The chairwoman of the Cork Local Drugs and Alcohol Task Force (CLDATF) has said public drug injecting “has not gone away” despite a court ruling halting long-awaited plans for a safer injecting facility in Dublin.
Colette Kelleher said it was a “real setback” for Cork too as the local task force campaigned for a similar facility in the city.
Her comments follow the decision of the High Court on Thursday to overturn a decision by An Bord Pleanála granting planning permission for the country’s first medically supervised injecting centre in the premises of Merchants Quay Ireland (MQI) in Dublin city.
MQI's premises is just 150 metres from St Audeon's Primary School, which brought the High Court challenge.
The school claimed the facility would worsen problems, including drug users congregating in the area, engaging in drug buying and selling, overdosing, and other anti-social behaviour.
The court said the planning authority failed to explain why it granted temporary permission for three years when its own inspector recommended two years.
The court also said the board failed to address the school's objections.
“I’m very disappointed with the decision,” said Ms Kelleher. “Just because the decision has been made doesn’t mean the issues facing people with addictions is no longer there."
She said many people street injecting also have health issues, mental health issues, a history of State care and broken families, and suffered domestic abuse and sexual assault.
“You are talking about very vulnerable, very sick people who die young — people who’ve been through the mill already,” she said.
Ms Kelleher said public injecting is not what people want to see and that part of the response was a safe place to inject, providing other health advice and support.
She said staff, parents and kids at St Audeon’s may be seeing drug use day in, day out — but said that won’t change with the planned centre rejected.
“Schoolchildren will continue to see people in those states, continue to see people in alleys and doorways, around and near the school and other schools,” she said.
Ms Kelleher said it’s a “real setback” for Cork, adding that the CLDATF made calls for such a centre back in 2015, following the government’s decision to pilot one in Dublin.
The call was made at the time on the back on information — gathered from the city’s needle exchange worker over the previous eight months — which showed an increase in dangerous injecting practices, including a rise in groin injections, intravenous drug users preparing their hits in unsafe environments, including in squats, churches, grounds of churches, apartment complex and car park stairwells, parks, and on public steps.
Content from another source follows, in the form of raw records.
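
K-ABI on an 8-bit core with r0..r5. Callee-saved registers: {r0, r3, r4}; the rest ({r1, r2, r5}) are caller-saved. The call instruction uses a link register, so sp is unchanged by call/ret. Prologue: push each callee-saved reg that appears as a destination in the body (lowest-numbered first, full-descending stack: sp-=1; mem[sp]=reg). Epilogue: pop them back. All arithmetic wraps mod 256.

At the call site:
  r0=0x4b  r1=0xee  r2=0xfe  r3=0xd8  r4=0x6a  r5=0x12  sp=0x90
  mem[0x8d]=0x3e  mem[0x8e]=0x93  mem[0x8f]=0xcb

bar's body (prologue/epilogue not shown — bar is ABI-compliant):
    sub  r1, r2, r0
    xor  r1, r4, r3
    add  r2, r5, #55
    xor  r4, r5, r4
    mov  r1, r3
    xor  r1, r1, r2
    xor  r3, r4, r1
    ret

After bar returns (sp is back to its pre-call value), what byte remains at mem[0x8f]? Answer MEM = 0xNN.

MEM = 0xd8

prologue: push r3 -> mem[0x8f]=0xd8, sp=0x8f
prologue: push r4 -> mem[0x8e]=0x6a, sp=0x8e
body[0] sub  r1, r2, r0 -> r1=0xb3
body[1] xor  r1, r4, r3 -> r1=0xb2
body[2] add  r2, r5, #55 -> r2=0x49
body[3] xor  r4, r5, r4 -> r4=0x78
body[4] mov  r1, r3 -> r1=0xd8
body[5] xor  r1, r1, r2 -> r1=0x91
body[6] xor  r3, r4, r1 -> r3=0xe9
epilogue: pop r4=0x6a, sp=0x8f
epilogue: pop r3=0xd8, sp=0x90
prologue pushed ['r3', 'r4'] at ['0x8f', '0x8e']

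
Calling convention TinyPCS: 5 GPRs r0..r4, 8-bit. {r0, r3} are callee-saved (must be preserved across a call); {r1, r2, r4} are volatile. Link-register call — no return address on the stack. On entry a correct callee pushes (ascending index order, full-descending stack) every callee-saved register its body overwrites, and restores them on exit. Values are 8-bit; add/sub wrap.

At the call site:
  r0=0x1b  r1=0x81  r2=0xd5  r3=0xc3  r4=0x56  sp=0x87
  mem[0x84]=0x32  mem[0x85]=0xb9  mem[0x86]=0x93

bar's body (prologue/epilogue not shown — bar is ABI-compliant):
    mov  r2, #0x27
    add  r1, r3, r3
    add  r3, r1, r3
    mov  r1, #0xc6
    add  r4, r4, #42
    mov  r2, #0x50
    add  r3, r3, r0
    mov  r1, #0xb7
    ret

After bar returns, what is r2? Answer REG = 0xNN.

REG = 0x50

prologue: push r3 -> mem[0x86]=0xc3, sp=0x86
body[0] mov  r2, #0x27 -> r2=0x27
body[1] add  r1, r3, r3 -> r1=0x86
body[2] add  r3, r1, r3 -> r3=0x49
body[3] mov  r1, #0xc6 -> r1=0xc6
body[4] add  r4, r4, #42 -> r4=0x80
body[5] mov  r2, #0x50 -> r2=0x50
body[6] add  r3, r3, r0 -> r3=0x64
body[7] mov  r1, #0xb7 -> r1=0xb7
epilogue: pop r3=0xc3, sp=0x87
r2 is caller-saved -> body value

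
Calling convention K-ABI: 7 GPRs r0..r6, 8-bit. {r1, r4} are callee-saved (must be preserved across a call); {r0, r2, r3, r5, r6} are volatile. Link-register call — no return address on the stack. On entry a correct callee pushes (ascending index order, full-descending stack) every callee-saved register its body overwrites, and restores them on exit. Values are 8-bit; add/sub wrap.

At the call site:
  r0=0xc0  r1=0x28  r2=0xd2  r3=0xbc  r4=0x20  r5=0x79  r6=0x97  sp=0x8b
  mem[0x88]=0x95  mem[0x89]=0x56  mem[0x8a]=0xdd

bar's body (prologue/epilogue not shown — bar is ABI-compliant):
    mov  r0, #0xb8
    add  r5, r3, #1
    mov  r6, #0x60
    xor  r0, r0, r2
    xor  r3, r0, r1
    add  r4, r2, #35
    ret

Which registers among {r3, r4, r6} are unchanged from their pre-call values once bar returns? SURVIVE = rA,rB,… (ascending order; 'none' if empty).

SURVIVE = r4

prologue: push r4 → mem[0x8a]=0x20, sp=0x8a
body[0] mov  r0, #0xb8 → r0=0xb8
body[1] add  r5, r3, #1 → r5=0xbd
body[2] mov  r6, #0x60 → r6=0x60
body[3] xor  r0, r0, r2 → r0=0x6a
body[4] xor  r3, r0, r1 → r3=0x42
body[5] add  r4, r2, #35 → r4=0xf5
epilogue: pop r4=0x20, sp=0x8b
r3: caller-saved, written=True
r4: callee-saved, written=True
r6: caller-saved, written=True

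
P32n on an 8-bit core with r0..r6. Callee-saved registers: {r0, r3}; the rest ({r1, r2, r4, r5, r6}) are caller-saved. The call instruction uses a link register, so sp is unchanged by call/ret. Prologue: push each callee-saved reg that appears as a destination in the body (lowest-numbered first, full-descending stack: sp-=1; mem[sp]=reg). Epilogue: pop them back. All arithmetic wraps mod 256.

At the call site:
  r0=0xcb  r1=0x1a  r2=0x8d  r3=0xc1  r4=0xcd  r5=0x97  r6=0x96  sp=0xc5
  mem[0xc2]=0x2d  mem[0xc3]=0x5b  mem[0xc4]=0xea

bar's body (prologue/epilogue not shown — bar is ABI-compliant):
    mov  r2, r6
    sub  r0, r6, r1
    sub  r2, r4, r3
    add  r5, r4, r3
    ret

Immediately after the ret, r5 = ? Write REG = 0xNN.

REG = 0x8e

prologue: push r0 → mem[0xc4]=0xcb, sp=0xc4
body[0] mov  r2, r6 → r2=0x96
body[1] sub  r0, r6, r1 → r0=0x7c
body[2] sub  r2, r4, r3 → r2=0x0c
body[3] add  r5, r4, r3 → r5=0x8e
epilogue: pop r0=0xcb, sp=0xc5
r5 is caller-saved → body value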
The CLDATF said at the time that if communities, cities, and counties are to be effective in addressing problems associated with illicit drug use, there is a need to follow the best available evidence.
“This means responding to drug use with localised, targeted, and inclusive interventions, which match the particular patterns of drug use in an area,” it said.
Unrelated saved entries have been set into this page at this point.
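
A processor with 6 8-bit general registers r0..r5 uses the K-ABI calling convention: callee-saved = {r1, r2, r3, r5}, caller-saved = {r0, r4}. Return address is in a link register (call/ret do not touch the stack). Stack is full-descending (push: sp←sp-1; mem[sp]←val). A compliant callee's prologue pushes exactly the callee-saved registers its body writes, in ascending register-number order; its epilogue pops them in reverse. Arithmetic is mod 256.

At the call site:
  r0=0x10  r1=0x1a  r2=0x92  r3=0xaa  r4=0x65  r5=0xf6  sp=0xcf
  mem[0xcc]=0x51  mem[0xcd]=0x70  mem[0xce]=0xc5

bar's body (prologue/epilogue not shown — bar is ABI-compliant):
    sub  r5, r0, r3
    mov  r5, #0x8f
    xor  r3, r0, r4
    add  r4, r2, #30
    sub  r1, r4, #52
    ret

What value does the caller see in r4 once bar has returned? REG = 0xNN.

REG = 0xb0

prologue: push r1 → mem[0xce]=0x1a, sp=0xce
prologue: push r3 → mem[0xcd]=0xaa, sp=0xcd
prologue: push r5 → mem[0xcc]=0xf6, sp=0xcc
body[0] sub  r5, r0, r3 → r5=0x66
body[1] mov  r5, #0x8f → r5=0x8f
body[2] xor  r3, r0, r4 → r3=0x75
body[3] add  r4, r2, #30 → r4=0xb0
body[4] sub  r1, r4, #52 → r1=0x7c
epilogue: pop r5=0xf6, sp=0xcd
epilogue: pop r3=0xaa, sp=0xce
epilogue: pop r1=0x1a, sp=0xcf
r4 is caller-saved → body value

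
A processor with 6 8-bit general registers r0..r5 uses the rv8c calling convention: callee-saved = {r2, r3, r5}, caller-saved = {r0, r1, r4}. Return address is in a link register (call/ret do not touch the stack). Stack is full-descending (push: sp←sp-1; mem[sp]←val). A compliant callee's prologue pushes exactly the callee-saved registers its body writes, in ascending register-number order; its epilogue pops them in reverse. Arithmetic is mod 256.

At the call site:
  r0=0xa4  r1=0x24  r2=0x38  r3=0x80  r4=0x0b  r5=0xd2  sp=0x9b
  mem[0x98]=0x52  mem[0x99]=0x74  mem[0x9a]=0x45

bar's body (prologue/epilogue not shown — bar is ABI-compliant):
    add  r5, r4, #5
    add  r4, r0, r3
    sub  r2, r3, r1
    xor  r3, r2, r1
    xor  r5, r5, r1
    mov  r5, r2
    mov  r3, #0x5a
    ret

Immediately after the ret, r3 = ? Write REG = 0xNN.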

“It is well recognised that Ireland, and Irish cities in particular, have significant numbers of people who consume drugs by way of injection, many of whom are isolated from mainstream healthcare and service delivery.
“Medically Supervised Injecting Centres (MSICs) are interventions backed by a strong evidence base which can be effective in reaching this group.
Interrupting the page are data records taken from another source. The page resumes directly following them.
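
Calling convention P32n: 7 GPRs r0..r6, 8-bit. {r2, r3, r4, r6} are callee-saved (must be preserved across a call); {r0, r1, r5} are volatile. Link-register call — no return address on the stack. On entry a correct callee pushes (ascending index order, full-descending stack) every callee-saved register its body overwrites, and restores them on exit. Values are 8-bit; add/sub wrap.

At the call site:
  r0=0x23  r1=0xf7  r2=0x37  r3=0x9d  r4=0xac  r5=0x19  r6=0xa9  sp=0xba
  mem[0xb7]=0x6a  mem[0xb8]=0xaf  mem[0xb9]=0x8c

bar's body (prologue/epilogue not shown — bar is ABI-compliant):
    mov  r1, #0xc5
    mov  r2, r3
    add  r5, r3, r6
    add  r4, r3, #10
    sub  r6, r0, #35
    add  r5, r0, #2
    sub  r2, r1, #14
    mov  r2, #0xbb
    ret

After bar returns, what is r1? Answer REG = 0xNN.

REG = 0xc5

prologue: push r2 → mem[0xb9]=0x37, sp=0xb9
prologue: push r4 → mem[0xb8]=0xac, sp=0xb8
prologue: push r6 → mem[0xb7]=0xa9, sp=0xb7
body[0] mov  r1, #0xc5 → r1=0xc5
body[1] mov  r2, r3 → r2=0x9d
body[2] add  r5, r3, r6 → r5=0x46
body[3] add  r4, r3, #10 → r4=0xa7
body[4] sub  r6, r0, #35 → r6=0x00
body[5] add  r5, r0, #2 → r5=0x25
body[6] sub  r2, r1, #14 → r2=0xb7
body[7] mov  r2, #0xbb → r2=0xbb
epilogue: pop r6=0xa9, sp=0xb8
epilogue: pop r4=0xac, sp=0xb9
epilogue: pop r2=0x37, sp=0xba
r1 is caller-saved → body value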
“MSICs have been shown to improve both health-related indicators for drug users and broader environmental indicators such as the reduction of unsafely discarded paraphernalia.”
The group said they are not a panacea and in order to be effective, they need to be properly integrated into mainstream service delivery.
Earlier this month, Cork’s Lord Mayor Cllr Colm Kelleher spoke publicly for the first time about his brother, Don’s, recovery from heroin addiction and said Ireland needs to start talking about supervised injection rooms and needle exchange programmes as part of the solution to the heroin problem.
"If we expect people with drug, alcohol or gambling problems to accept they have a problem and seek help, then society needs to be mature enough to have a conversation about the solutions,” Mr Kelleher said.
He said the court decision in relation to the Dublin centre doesn’t mean such a facility is now “off the agenda” in Cork and that they would continue to argue for it.